セキュリティ対策は、自社だけでなく取引先も守る第一歩です!

執筆者_経済産業省池田様

経済産業省商務情報政策局サイバーセキュリティ課
課長補佐 池田 佳高

  • 実施している中小企業向けの取組について教えてください。

    経済産業省商務情報政策局サイバーセキュリティ課では、産業界の安心と安全を守るため、企業のサイバーセキュリティ対策を推進するための施策の立案や、周知・啓発を行っています。その中で私は、産業界の中でも特に重要である中小企業へのサイバーセキュリティ対策促進のための普及・啓発を行っています。

  • 取組の特徴、ユニークな点を教えてください。

    サイバーセキュリティに対する中小企業の意識として、過去の実態調査から、「必要性を感じていない」「どこからどう始めたら良いか分からない」「コストをかけられない」と考えている層が相当数いることが明らかとなっています。このような層の中小企業に対し、サイバーセキュリティ対策の必要性や、対策によるメリット、そして国の支援策について普及・啓発を行っています。具体的には、地域の民間団体や行政機関によるサイバーセキュリティの普及・啓発活動を支援する事業(地域SECUNITY支援事業)や、中小企業向けの支援策である「サイバーセキュリティお助け隊サービス」の制度運用などを行っています。

  • どんな方に利用してほしいかを教えてください。

    「サイバーセキュリティお助け隊サービス」は、少ないコスト(例:月額1万円以内)で「24時間監視」や「緊急時の駆付け支援」などのサービスをパッケージで受けられます。中小企業の皆さまに利用していただけるよう、経済産業省が2年間の実証を経て制度設計した、安心・安全のサービスです。サイバーセキュリティ対策の必要性は理解しているものの「どこからどう始めたら良いか分からない」「コストをかけられない」と考えている全ての中小企業に導入していただきたいサービスです。

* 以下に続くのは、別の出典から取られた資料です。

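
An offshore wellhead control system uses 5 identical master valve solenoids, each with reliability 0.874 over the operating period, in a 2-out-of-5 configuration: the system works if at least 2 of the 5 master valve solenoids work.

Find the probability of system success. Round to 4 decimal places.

R = Σ_{i=2}^{5} C(5,i) p^i (1−p)^{5−i} with p = 0.874
C(5,2)·0.874^2·0.126^3 = 0.015280
C(5,3)·0.874^3·0.126^2 = 0.105993
C(5,4)·0.874^4·0.126^1 = 0.367609
C(5,5)·0.874^5·0.126^0 = 0.509985
Sum = 0.9989

0.9989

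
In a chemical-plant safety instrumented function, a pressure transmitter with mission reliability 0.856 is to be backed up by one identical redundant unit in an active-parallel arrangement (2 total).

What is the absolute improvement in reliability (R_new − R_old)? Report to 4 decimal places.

0.1233

R_before = 0.856
R_after = 1 − (1 − 0.856)^2 = 0.9793
ΔR = 0.9793 − 0.856 = 0.1233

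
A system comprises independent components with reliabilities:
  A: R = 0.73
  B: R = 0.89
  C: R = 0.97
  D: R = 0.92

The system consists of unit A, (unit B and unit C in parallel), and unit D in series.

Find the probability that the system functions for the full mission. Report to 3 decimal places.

Parallel (B and C): 1 − (1 − 0.89000)(1 − 0.97000) = 0.99670
Series (A, [0.99670], and D): 0.73000 × 0.99670 × 0.92000 = 0.669

0.669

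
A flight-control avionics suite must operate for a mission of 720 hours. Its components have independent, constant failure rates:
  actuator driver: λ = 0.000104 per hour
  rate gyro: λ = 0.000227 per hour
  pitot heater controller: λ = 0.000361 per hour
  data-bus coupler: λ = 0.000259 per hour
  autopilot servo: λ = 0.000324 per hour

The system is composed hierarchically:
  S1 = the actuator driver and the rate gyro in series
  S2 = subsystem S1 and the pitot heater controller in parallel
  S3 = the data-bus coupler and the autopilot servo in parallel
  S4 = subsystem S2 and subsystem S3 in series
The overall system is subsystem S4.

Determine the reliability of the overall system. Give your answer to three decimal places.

R(actuator driver) = exp(−0.000104 × 720) = 0.92785
R(rate gyro) = exp(−0.000227 × 720) = 0.84922
R(pitot heater controller) = exp(−0.000361 × 720) = 0.77111
R(data-bus coupler) = exp(−0.000259 × 720) = 0.82988
R(autopilot servo) = exp(−0.000324 × 720) = 0.79193
Series (actuator driver and rate gyro): 0.92785 × 0.84922 = 0.78795
Parallel ([0.78795] and pitot heater controller): 1 − (1 − 0.78795)(1 − 0.77111) = 0.95146
Parallel (data-bus coupler and autopilot servo): 1 − (1 − 0.82988)(1 − 0.79193) = 0.96460
Series ([0.95146] and [0.96460]): 0.95146 × 0.96460 = 0.918

0.918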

    実際にお助け隊サービスを利用された企業からは、次のような感想をいただいています。


    従業員数26名のA社さん

    以前、リモートワーク中の営業社員のパソコンがウイルス感染したことがきっかけで、お助け隊サービスの利用を開始しました。お助け隊サービスの導入により、端末から不正サイトへのアクセスをブロックし、ウイルスに感染した時は自動でネットワーク隔離が行えるようになり、テレワークでも社員が安心して業務ができるようになりました。

    また、お助け隊サービスでは、端末ごとに不正アクセスのブロック数のレポートがもらえるので、そのレポートを社員全員で見られるようにしたことで、社員のサイバーセキュリティ意識を高めると同時に、万が一、被害が発生した際の原因究明に役立つのもいいなと思っています。

  • その他、今後の展望などがあればお願いします。

    この度、中小企業の皆さまにサイバーセキュリティ対策について理解を深めていただけるよう、サイバーセキュリティ対策の必要性と、サイバーセキュリティお助け隊サービスを紹介するリーフレットを作成しました。また、ホームページのリニューアルを行い、誰のための制度なのかを分かりやすく整理した上、各制度の説明内容も見直しています。今後も様々なコンテンツを作成し、サイバーセキュリティ対策の必要性や経済産業省の支援策を分かりやすく訴えていきたいです。

    リーフレット画像

    経済産業省「サイバーセキュリティ政策」ホームページ

  • 最後に、コラムを読んだ方にメッセージをお願いします。

    近年、サイバー攻撃の脅威が増加しており、その中でも、特に中小企業は狙われています。また、中小企業がサイバー攻撃を受けたことにより、その取引先企業にまで影響を及ぼす「サイバードミノ」も起きています。サイバー攻撃は、自分には関係ないと思われがちですが、決してそのようなことはありません。誰もがその脅威にさらされています。

    中小企業の経営者の皆さまへ。皆さまの対策が、自社や従業員だけでなく取引先も守る第一歩となります。ぜひ、サイバーセキュリティに正しい理解を持ち、必要な対策を行いましょう。